In the study, the researchers compared eight 16- to 18-year-old boys who were unusually aggressive to a control group of adolescent boys with no unusual signs of aggression. The aggressive boys had been given a diagnosis of aggressive conduct disorder and had been in trouble for starting fights, using a weapon and stealing from their victims.

The youths were tested with functional magnetic resonance imaging to see how their brains reacted while watching video clips. The clips showed people in pain as a result of accidents — such as when a heavy bowl dropped on their hands. They also showed intentional acts, like stepping on another person’s foot.

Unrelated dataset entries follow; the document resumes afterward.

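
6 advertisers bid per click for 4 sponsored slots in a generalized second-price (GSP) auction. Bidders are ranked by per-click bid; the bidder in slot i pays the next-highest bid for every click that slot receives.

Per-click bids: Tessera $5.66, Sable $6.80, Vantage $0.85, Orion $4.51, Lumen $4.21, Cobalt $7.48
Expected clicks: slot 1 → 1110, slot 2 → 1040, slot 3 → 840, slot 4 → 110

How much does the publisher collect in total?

Per-click bids in order: $7.48 (Cobalt) > $6.80 (Sable) > $5.66 (Tessera) > $4.51 (Orion) > $4.21 (Lumen) > …
Slot 1: Cobalt pays $6.80 × 1110 = $7548.00
Slot 2: Sable pays $5.66 × 1040 = $5886.40
Slot 3: Tessera pays $4.51 × 840 = $3788.40
Slot 4: Orion pays $4.21 × 110 = $463.10
Total = $17685.90

Total revenue: $17685.90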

When the aggressive youths watched people intentionally inflicting pain on another, the scan showed a response in the part of the brain associated with reward and pleasure. The youths who were not aggressive didn’t show the same brain response.

The study, published in the current issue of the journal Biological Psychology, suggests that the brain’s natural impulse for empathy may be disrupted in the brain of a bully, leading to increased aggression.

“This is the first time that f.M.R.I. scans have been used to study situations that could otherwise provoke empathy,” said Jean Decety, professor of psychology and psychiatry at the University of Chicago, in a press release. “This work will help us better understand ways to work with juveniles inclined to aggression and violence.”

While the study is small, the striking differences shown in the brain scans suggests that bullies may have major differences in how their brains process information compared to non-bullies. Dr. Decety said the aggressive adolescents showed a strong activation of the amygdala and ventral striatum, areas of the brain that respond to feeling rewarded. The finding “suggested that they enjoyed watching pain,” he said. Notably, the control group of youths who weren’t prone to aggressive behavior showed a response in the medial prefrontal cortex and the temporoparietal junction, areas of the brain involved in self regulation.
Source

05 June 2009

Agressive and abusive employees and how to handle them

Dodging Landmines

How to Handle an Abusive Coworker




Deal with objective data. Ed Muzio, President and CEO of Group Harmonics, suggests applying the "video camera test." Can you describe the person's behavior as though you're watching it on a TV? Once you can be specific you should approach the coworker in private and discuss ways to improve the situation together.


Coping with an Aggressive Employee



Fear and anxiety can make an otherwise rational employee overreact. Ed Muzio, CEO of Group Harmonics, says to stay issue focused when talking to them--avoid being emotional. Move the discussion to a productive environment so you can offer the employee information, help, and support.


Confronting a Manager who Undercuts your Authority



Ed Muzio, CEO of Group Harmonics, says to approach your manager in private with a specific incident and then turn the conversation into a discussion about how decision-making should work around the office. Although your manager has the ability to fire you, if you let the behavior turn into a pattern, it will get more and more difficult to change.